1. Cicé avant 1860
Le château de Cicé est un lieu de mémoire de notre famille
bretonne. Il était situé sur la commune de Bruz en Ille-et-Vilaine, à une dizaine
de km au sud-ouest de Rennes.
D'après J. Bertonneau "le Pays de Bruz au cœur de la tourmente révolutionnaire", nous
savons que Cicé était une vieille seigneurie médiévale érigée en baronnie au
XVIe siècle pour la famille Champion de Cicé qui s'est rendue célèbre au temps
de la Révolution avec Jérôme Champion de Cicé, archevêque de Bordeaux élu
député du Clergé aux Etats Généraux, puis en tant que patriote nommé garde des
sceaux par Louis XVI. Il ne se révéla guère à la hauteur et démissionna en 1791.
Une rue de Bordeaux portait son nom dans l'ancien quartier Mériadec.
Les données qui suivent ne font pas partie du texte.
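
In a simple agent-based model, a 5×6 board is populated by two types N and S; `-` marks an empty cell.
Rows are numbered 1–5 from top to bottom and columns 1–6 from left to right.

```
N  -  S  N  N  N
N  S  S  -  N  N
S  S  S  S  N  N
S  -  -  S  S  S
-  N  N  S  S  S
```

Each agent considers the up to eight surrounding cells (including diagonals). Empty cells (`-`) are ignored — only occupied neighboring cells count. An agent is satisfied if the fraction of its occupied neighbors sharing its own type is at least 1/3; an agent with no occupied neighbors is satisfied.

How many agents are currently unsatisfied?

Row 1: (1,1)N 1/2 ok · (1,3)S 2/3 ok · (1,4)N 2/4 ok · (1,5)N 4/4 ok · (1,6)N 3/3 ok
Row 2: (2,1)N 1/4 unhappy · (2,2)S 5/7 ok · (2,3)S 5/6 ok · (2,5)N 6/7 ok · (2,6)N 5/5 ok
Row 3: (3,1)S 3/4 ok · (3,2)S 5/6 ok · (3,3)S 5/5 ok · (3,4)S 4/6 ok · (3,5)N 3/7 ok · (3,6)N 3/5 ok
Row 4: (4,1)S 2/3 ok · (4,4)S 5/7 ok · (4,5)S 6/8 ok · (4,6)S 3/5 ok
Row 5: (5,2)N 1/2 ok · (5,3)N 1/3 ok · (5,4)S 3/4 ok · (5,5)S 5/5 ok · (5,6)S 3/3 ok
Unsatisfied: (2,1) — 1 in total.

1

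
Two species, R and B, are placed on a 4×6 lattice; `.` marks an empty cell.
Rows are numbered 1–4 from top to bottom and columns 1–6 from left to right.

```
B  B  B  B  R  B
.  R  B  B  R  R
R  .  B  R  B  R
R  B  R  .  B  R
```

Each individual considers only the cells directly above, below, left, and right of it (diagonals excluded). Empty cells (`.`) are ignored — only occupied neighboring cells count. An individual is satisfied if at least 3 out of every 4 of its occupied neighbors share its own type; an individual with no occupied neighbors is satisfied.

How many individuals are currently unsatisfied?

17

Row 1: (1,1)B 1/1 ok · (1,2)B 2/3 unhappy · (1,3)B 3/3 ok · (1,4)B 2/3 unhappy · (1,5)R 1/3 unhappy · (1,6)B 0/2 unhappy
Row 2: (2,2)R 0/2 unhappy · (2,3)B 3/4 ok · (2,4)B 2/4 unhappy · (2,5)R 2/4 unhappy · (2,6)R 2/3 unhappy
Row 3: (3,1)R 1/1 ok · (3,3)B 1/3 unhappy · (3,4)R 0/3 unhappy · (3,5)B 1/4 unhappy · (3,6)R 2/3 unhappy
Row 4: (4,1)R 1/2 unhappy · (4,2)B 0/2 unhappy · (4,3)R 0/2 unhappy · (4,5)B 1/2 unhappy · (4,6)R 1/2 unhappy
Unsatisfied: (1,2), (1,4), (1,5), (1,6), (2,2), (2,4), (2,5), (2,6), (3,3), (3,4), (3,5), (3,6), (4,1), (4,2), (4,3), (4,5), (4,6) — 17 in total.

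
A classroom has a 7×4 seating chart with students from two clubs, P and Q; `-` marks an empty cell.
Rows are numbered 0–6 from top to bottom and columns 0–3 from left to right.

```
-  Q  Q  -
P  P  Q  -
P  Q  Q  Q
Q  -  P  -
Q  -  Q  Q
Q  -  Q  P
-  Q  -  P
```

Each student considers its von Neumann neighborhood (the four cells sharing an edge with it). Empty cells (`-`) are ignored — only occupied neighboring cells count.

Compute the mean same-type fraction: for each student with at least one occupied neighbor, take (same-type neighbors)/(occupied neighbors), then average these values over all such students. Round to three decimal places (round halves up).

0.630

(0,1)Q 1/2
(0,2)Q 2/2
(1,0)P 2/2
(1,1)P 1/4
(1,2)Q 2/3
(2,0)P 1/3
(2,1)Q 1/3
(2,2)Q 3/4
(2,3)Q 1/1
(3,0)Q 1/2
(3,2)P 0/2
(4,0)Q 2/2
(4,2)Q 2/3
(4,3)Q 1/2
(5,0)Q 1/1
(5,2)Q 1/2
(5,3)P 1/3
(6,1)Q — no occupied neighbors
(6,3)P 1/1
Sum over 18 students: 1/2 + 2/2 + 2/2 + 1/4 + 2/3 + 1/3 + 1/3 + 3/4 + 1/1 + 1/2 + 0/2 + 2/2 + 2/3 + 1/2 + 1/1 + 1/2 + 1/3 + 1/1 = 34/3; mean = 34/3 ÷ 18 = 17/27 = 0.629629… → 0.630.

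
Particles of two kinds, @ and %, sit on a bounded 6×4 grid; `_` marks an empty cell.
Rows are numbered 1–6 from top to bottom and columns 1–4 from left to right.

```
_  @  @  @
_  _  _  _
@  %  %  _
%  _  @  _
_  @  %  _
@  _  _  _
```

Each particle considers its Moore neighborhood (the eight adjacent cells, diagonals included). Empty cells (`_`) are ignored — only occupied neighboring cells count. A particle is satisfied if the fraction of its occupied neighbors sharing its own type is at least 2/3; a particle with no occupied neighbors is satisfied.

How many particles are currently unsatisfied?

7

Row 1: (1,2)@ 1/1 ✓ · (1,3)@ 2/2 ✓ · (1,4)@ 1/1 ✓
Row 3: (3,1)@ 0/2 ✗ · (3,2)% 2/4 ✗ · (3,3)% 1/2 ✗
Row 4: (4,1)% 1/3 ✗ · (4,3)@ 1/4 ✗
Row 5: (5,2)@ 2/4 ✗ · (5,3)% 0/2 ✗
Row 6: (6,1)@ 1/1 ✓
Unsatisfied: (3,1), (3,2), (3,3), (4,1), (4,3), (5,2), (5,3) — 7 in total.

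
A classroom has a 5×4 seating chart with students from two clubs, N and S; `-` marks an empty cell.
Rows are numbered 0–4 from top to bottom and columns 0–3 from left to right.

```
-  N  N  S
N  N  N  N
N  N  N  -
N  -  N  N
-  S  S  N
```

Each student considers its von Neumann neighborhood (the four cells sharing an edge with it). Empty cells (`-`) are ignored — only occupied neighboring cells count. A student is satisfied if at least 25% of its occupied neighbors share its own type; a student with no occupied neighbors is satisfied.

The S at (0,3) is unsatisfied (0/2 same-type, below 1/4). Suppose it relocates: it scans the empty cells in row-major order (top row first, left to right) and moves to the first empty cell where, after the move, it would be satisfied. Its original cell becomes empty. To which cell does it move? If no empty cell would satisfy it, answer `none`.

Vacating (0,3). Empty cells in order:
  (0,0): 0/2 same-type → still unsatisfied.
  (2,3): 0/3 same-type → still unsatisfied.
  (3,1): 1/4 same-type → satisfied — stop here.

(3,1)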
Ma grand-mère nous racontait qu'Adélaïde, une autre Champion
de Cicé fondatrice de l'ordre des Filles du Sacré-Cœur de Marie était morte "en
odeur de sainteté" ! L'odeur de sainteté
? J'imaginais ça comme une odeur d'église le jour de Pâques, à base de cierges
brûlés, d'encens et de brassées de fleurs...
Les bois de Cicé devinrent le refuge de bandes de Chouans pendant
la Terreur tandis que le château, passé à la famille de la Bourdonnaye fut abandonné
par ses propriétaires. Mais si le château restait vide, la ferme attenante,
appelée Ferme du Portail fut exploitée par la famille Simonneaux depuis 1860.
2. Pierre Louis Simonneaux et sa femme Julie Gorieux étaient
venus de Servon-sur-Vilaine avec quatre jeunes enfants, dont mon
arrière-grand-père. Trois autres enfant naquirent à Cicé.
En 1878, après la mort de son mari, la "Mère
Julie" obtint des propriétaires le droit de continuer l'exploitation avec
ses fils.
C'était une femme admirable disait ma grand-mère Anne-Marie
Simonneaux en parlant de la Mère Julie sa grand-mère, qui l'avait élevée
jusqu'à l'âge de 9 ans. Il faisait bon vivre à Cicé se souvenait-elle. Le travail
était dur, mais on mangeait bien. Il y avait autour de la table les jeunes
oncles encore célibataires, Tonton Zidore par exemple, le plus jeune, et
plusieurs domestiques, ainsi que souvent les oncles mariés qui venaient voir
leur mère avec leurs enfants.
Les propriétaires venaient leur rendre visite de temps en
temps. La Mère Julie leur parlait avec le plus grand respect. Ils étaient très
aimables, et terminaient toujours leurs recommandations par :
- "Et surtout ne buvez pas de café !
- Oh dame non, not'Maîtresse…
Alors qu'ils en buvaient quotidiennement. Etrange injonction,
comme si le café présentait quelque danger ! La goutte, oui (c'est breton, ça
!) mais le café, non !… Comprenne qui pourra.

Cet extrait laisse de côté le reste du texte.